At the end of last month, there were complaints that children were going through the same thing.
A father called RTÉ’s Liveline on 24 August to say that Tusla had placed his son, aged 16, who has Asperger’s syndrome and mental-health problems, in a night-time-only hostel.
The father said the child needs mental-health services, and that the hostel closes every morning, leaving him on the streets for the day.
“He had a social worker with him an hour or two hours a day and they gave him a voucher for McDonalds,” he told the radio programme.
Anti-homelessness campaigner Father Peter McVerry says: “That should be highlighted if that is true, it is totally unacceptable.”
Tusla has confirmed that it commissions and funds two night-time-only emergency-accommodation facilities for children in Dublin. Another service provides one emergency bed for girls that is also night-time only access.
Fr McVerry says he is surprised Tusla is still referring children to night-time-only hostels.
A spokesperson for Tusla said it has “submitted a business case to the Government for 2018 for funding” to convert Lefroy House, where the child in question is placed, into a 24-hour facility.
The Salvation Army runs one of the Tusla-funded facilities for under-18s.
That unit closes at 10am, Monday to Friday, and at 2pm on weekends, says Salvation Army Communications Officer Martin Donegan. It re-opens at 5pm each day, he said.
Children placed in the hostel “receive a 24-hour seamless service and, for operational reasons, the service for the young people during the day is located nearby”, according to a spokesperson for the Department of Children and Youth Affairs.
But a Tusla spokesperson said something a bit different. The children have regular meetings with their social workers, who aim to link them in with local youth services and educational supports, she said. There is a dedicated advocacy service and a mediation service open to them.
Where do the children go for meals during the day? “Young people would generally meet up with their project worker during the day and have meals together,” said the Tusla spokesperson.
They get breakfast and an evening meal in the hostel, she said, and some of them are entitled to social-welfare payments. “From time to time young people request vouchers to buy food, as they may not want to meet up with their project workers,” she said.
Father McVerry says he doubts if the care given to the children is “seamless”.
In July, independent TD Maureen O’Sullivan, who represents Dublin Central, asked a question in the Dáil about a night-time-only children’s hostel. She wanted to know when it would be converted to 24-hour-access.
Minister for Children and Youth Affairs Katherine Zappone replied that “the young people there receive a 24-hour seamless service”. So what does the Department of Children and Youth Affairs men by “seamless 24-hour support”?
“The young people avail of a dedicated service which operates during the day, at weekends and public holidays,” said a spokesperson. “It supports each young person individually and to tailor the service to their unique needs.”
Some attend school and training, and those who don’t, get support from a project worker, he said.
O’Sullivan said she had visited the facility in question and that it is very well run. Staff there “do try to link the young people with services and education, but there is no doubt there are gaps”, the TD said.

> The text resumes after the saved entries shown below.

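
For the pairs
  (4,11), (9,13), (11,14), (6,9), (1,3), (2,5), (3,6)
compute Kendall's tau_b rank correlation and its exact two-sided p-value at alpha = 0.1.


Step 1: Enumerate the 21 unordered pairs (i,j) with i<j and classify each by sign(x_j-x_i) * sign(y_j-y_i).
  (1,2):dx=+5,dy=+2->C; (1,3):dx=+7,dy=+3->C; (1,4):dx=+2,dy=-2->D; (1,5):dx=-3,dy=-8->C
  (1,6):dx=-2,dy=-6->C; (1,7):dx=-1,dy=-5->C; (2,3):dx=+2,dy=+1->C; (2,4):dx=-3,dy=-4->C
  (2,5):dx=-8,dy=-10->C; (2,6):dx=-7,dy=-8->C; (2,7):dx=-6,dy=-7->C; (3,4):dx=-5,dy=-5->C
  (3,5):dx=-10,dy=-11->C; (3,6):dx=-9,dy=-9->C; (3,7):dx=-8,dy=-8->C; (4,5):dx=-5,dy=-6->C
  (4,6):dx=-4,dy=-4->C; (4,7):dx=-3,dy=-3->C; (5,6):dx=+1,dy=+2->C; (5,7):dx=+2,dy=+3->C
  (6,7):dx=+1,dy=+1->C
Step 2: C = 20, D = 1, total pairs = 21.
Step 3: tau = (C - D)/(n(n-1)/2) = (20 - 1)/21 = 0.904762.
Step 4: Exact two-sided p-value (enumerate n! = 5040 permutations of y under H0): p = 0.002778.
Step 5: alpha = 0.1. reject H0.

tau_b = 0.9048 (C=20, D=1), p = 0.002778, reject H0.


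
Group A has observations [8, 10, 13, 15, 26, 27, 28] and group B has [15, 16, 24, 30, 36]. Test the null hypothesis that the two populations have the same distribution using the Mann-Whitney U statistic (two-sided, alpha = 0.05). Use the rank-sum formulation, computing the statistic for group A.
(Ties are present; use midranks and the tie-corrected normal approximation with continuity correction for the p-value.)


Step 1: Combine and sort all 12 observations; assign midranks.
sorted (value, group): (8,X), (10,X), (13,X), (15,X), (15,Y), (16,Y), (24,Y), (26,X), (27,X), (28,X), (30,Y), (36,Y)
ranks: 8->1, 10->2, 13->3, 15->4.5, 15->4.5, 16->6, 24->7, 26->8, 27->9, 28->10, 30->11, 36->12
Step 2: Rank sum for X: R1 = 1 + 2 + 3 + 4.5 + 8 + 9 + 10 = 37.5.
Step 3: U_X = R1 - n1(n1+1)/2 = 37.5 - 7*8/2 = 37.5 - 28 = 9.5.
       U_Y = n1*n2 - U_X = 35 - 9.5 = 25.5.
Step 4: Ties are present, so use the tie-corrected normal approximation (with continuity correction) for the p-value.
Step 5: p-value = 0.222415; compare to alpha = 0.05. fail to reject H0.

U_X = 9.5, p = 0.222415, fail to reject H0 at alpha = 0.05.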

“The main problem is those young people who, for whatever reason, are not engaging with anything positive during the day and some are mixing with chaotic homeless and homeless in addiction,” she said.
There are a number of reasons why a young person might access emergency accommodation services on a short-term basis, said the spokesperson for Tusla.
“Young people in the care of their parents may have a family home but … may be unable to live there and require temporary, short-term accommodation until they can return home or alternative appropriate accommodation is provided,” she said.
Tusla couldn’t confirm how many unaccompanied homeless children are currently in night-time-only accommodation, and referred us to the NGOs that provide the services.
Donegan of the Salvation Army said that on average five children stay in the unit each night. The length of their stay is not fixed, he said. “It really depends on the individual,” he said. “Generally, it’s a maximum of two weeks.”
The spokesperson for Tusla said that, “In 2016, there were 162 service users and 45 of them accessed Lefroy House more than once.” There are also two other facilities that can be used for homeless children, one of which is just one female bed.
We asked the Ombudsman for Children whether it was appropriate to place children in night-time-only accommodation, rather than 24-hour accommodation, but they had not replied by the time this was published.
Unaccompanied Homeless Children
The 2016 census counted 126 homeless children who were not in the care of their parents.
Children under 16 who present as “out of home” would be taken into state care, said a spokesperson for the Department of Youth and Children.
But those aged 16 and 17 may be taken into care or, where their main need has been assessed to be accommodation, may be provided with a service under section 5 of the Child Care Act 1991, said the spokesperson.
That legislation allows for unaccompanied homeless children to be placed in emergency accommodation if they are not being taken into state care.
“If you are 17, they really don’t want to deal with you,” says Fr McVerry. “The group that suffers most are the 17-year-olds. They [Tusla] won’t give them the full range of services because they are almost adults.”
But Fr McVerry says services for under-18s have improved “infinitely” since he started working with the homeless.
The services for under-18s are much better than adult services, and there is no shortage of beds for unaccompanied children as far as he is aware. “No child would be left on the street or be offered a sleeping bag,” he says.
But when young people turn 18, they suddenly get a much-reduced service, he says.
“Sometimes when they turn 18, they are dumped into adult homeless services, into drug-filled hostels, out in the morning at nine, and not allowed back until six or nine at night, depending on the hostel,” he says.
Young people who are well-mannered and attending education are more likely to receive continued support once they turn 18, he says. But he believes those with the highest needs should be prioritised, instead.
Children’s hostels are currently regulated by Tusla, but it is preparing to hand this responsibility to the Health Information and Quality Authority (HIQA), said the spokeperson for the Department for Youth and Children.
“All inspections of children residential centres are carried out under the national standards for children residential centres,” he said.
Homeless children who are not with their families won’t show up in the homeless figures. Neither will many other young people who are in emergency accommodation funded by Tusla.
Like victims of domestic violence, whose services are also run by Tusla, they won’t make the official tally, which only includes those in emergency accommodation provided by the local authority.
Donegan says the night-time-only emergency accommodation unit run by the Salvation Army is not a homeless hostel, but a “childcare facility”, and that the children are not homeless but “out of home”.
However, he acknowledged that it is listed as a “homeless service” on their website.
[CORRECTION: This article was updated at 13:28 on Wednesday 6 September. Two quotations were wrongly attributed to a spokesperson for Tusla, rather than the Department of Children and Youth Affairs. Apologies for the error.]